Wire scores into Affinity/4Degrees, build outreach sequences, run first cohort of 200-400 targets through full funnel. Measure response rate, IOI-conversion, and feedback signals back into model retraining loop.
Monthly model retraining on closed-loop data, expansion to adjacent verticals or geographies, integration with portfolio company corp dev teams (not just sponsor corp dev), build of proprietary signals unique to platform's thesis.
Build vs. Buy vs. Hybrid
Three vendor archetypes compete for this budget. Pure-data players (PitchBook, SourceScrub, Grata, Inven) provide the universe and basic enrichment; pricing runs $60K-$250K per year per platform. Workflow players (Affinity, 4Degrees, DealCloud) own the CRM layer at $40K-$120K per year.
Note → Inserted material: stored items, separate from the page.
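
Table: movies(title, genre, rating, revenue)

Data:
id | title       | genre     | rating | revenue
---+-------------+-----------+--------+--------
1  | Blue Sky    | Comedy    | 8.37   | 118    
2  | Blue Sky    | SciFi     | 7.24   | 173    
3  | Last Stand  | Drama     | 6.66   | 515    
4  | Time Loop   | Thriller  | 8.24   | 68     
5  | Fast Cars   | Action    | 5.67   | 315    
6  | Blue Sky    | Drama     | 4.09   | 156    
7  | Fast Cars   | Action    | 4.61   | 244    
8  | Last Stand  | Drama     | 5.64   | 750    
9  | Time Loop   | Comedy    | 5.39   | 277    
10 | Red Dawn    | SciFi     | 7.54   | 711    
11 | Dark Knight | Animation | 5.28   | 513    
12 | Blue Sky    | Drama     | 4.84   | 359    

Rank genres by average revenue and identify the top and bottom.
SELECT genre, AVG(revenue)
FROM movies
GROUP BY genre
ORDER BY AVG(revenue)

All groups:
  Thriller: 68.00
  Comedy: 197.50
  Action: 279.50
  SciFi: 442.00
  Drama: 445.00
  Animation: 513.00

Highest: Animation (513.00)
Lowest: Thriller (68.00)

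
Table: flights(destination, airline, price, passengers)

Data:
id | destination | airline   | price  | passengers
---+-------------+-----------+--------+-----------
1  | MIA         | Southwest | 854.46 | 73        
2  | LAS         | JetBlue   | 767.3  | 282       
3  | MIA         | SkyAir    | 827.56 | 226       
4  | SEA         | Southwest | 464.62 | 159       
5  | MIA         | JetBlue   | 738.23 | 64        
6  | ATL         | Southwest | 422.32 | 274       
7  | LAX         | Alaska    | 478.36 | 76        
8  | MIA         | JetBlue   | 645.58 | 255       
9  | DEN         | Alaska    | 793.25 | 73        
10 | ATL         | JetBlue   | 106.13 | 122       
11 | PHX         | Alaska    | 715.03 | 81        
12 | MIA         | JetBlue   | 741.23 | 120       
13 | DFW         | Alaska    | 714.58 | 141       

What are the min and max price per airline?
SELECT airline, MIN(price), MAX(price)
FROM flights
GROUP BY airline

Result:
  Alaska: min=478.36, max=793.25
  JetBlue: min=106.13, max=767.30
  SkyAir: min=827.56, max=827.56
  Southwest: min=422.32, max=854.46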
Full-stack roll-up specialists — including emerging vendors like Cyndx, Stax AI, and several PE-focused boutiques — offer integrated sourcing-to-CRM stacks at $150K-$500K. The right architecture depends on platform count: sponsors with 2-3 active roll-ups typically buy point solutions and stitch; sponsors with 6+ active platforms (Audax, Trivest, Shore Capital, Alpine, Main Street Capital) build internal sourcing platforms because the marginal cost of an additional vertical drops to near zero once core infrastructure exists.
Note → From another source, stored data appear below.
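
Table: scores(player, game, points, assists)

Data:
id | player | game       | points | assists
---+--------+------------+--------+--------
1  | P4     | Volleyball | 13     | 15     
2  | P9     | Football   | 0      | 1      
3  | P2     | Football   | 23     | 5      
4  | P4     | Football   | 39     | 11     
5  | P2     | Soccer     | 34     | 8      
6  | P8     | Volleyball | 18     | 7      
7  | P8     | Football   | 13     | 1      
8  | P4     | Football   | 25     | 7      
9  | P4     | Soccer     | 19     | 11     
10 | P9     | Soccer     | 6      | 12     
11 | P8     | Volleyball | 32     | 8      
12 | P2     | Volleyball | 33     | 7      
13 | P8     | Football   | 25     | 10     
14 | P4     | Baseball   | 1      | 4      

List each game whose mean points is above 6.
SELECT game, AVG(points)
FROM scores
GROUP BY game
HAVING AVG(points) > 6

Result:
  Football: avg=20.83
  Soccer: avg=19.67
  Volleyball: avg=24.00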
The defensibility of the roll-up thesis increasingly lives in the proprietary scoring model, not in capital availability. Cheap capital is everywhere; superior target identification is not.
— Observed pattern across 40+ active middle-market consolidation platforms
Governance and What Goes Wrong
Three failure modes recur across implementations. First, models drift when the platform's strategy shifts but the training labels don't update — a platform that pivots from suburban to urban acquisitions will keep getting scored toward old geographies for 12-18 months unless someone forces a retrain. Second, data hygiene erodes: as the same target gets contacted by the platform, the sponsor, and three competing platforms over 18 months, CRM records fork, duplicate, and stale-out unless the firm enforces a master-record discipline. Third, outreach quality collapses when LLM-generated emails become generic, hitting spam filters and damaging the platform's brand with sellers — a real cost in tight-knit verticals where every owner knows every other owner.
The corp dev function inside portfolio companies is also changing. Platform CEOs increasingly demand that the sponsor provide sourcing infrastructure as a service — model output, target lists, and qualified leads — rather than just capital and board oversight. This is consistent with the broader portfolio operating model evolution where shared services move beyond finance and HR into commercial functions. The talent implications, including the rise of fractional analyst and corp dev roles, connect to the operating model questions covered in Article 12.
What to Expect on Returns
Sponsors with well-built AI sourcing capabilities report three measurable outcomes. Deal velocity rises 2-4x — typical platforms move from 3-4 add-ons per year to 8-12. Average entry multiple on add-ons drops 0.8-1.5x EBITDA because the platform reaches owners before competitive processes form. And the platform's exit valuation premium widens because acquirers pay for a demonstrated, repeatable sourcing engine, not just historical acquisitions. On a $250M EBITDA exit at 11x, the difference between a thesis backed by an industrialized sourcing engine versus an ad-hoc one is typically worth 0.5-1.5x of exit multiple — $125M-$375M of enterprise value. That is the math that justifies the $400K-$900K annual budget required to build the capability.
Add-on identification is no longer a banker-and-network exercise. It is a data engineering problem with a corporate development front end. The sponsors who treat it that way are doing 50-100 transactions per platform; the ones who don't are stalling at 4-6 and watching their exit multiples compress.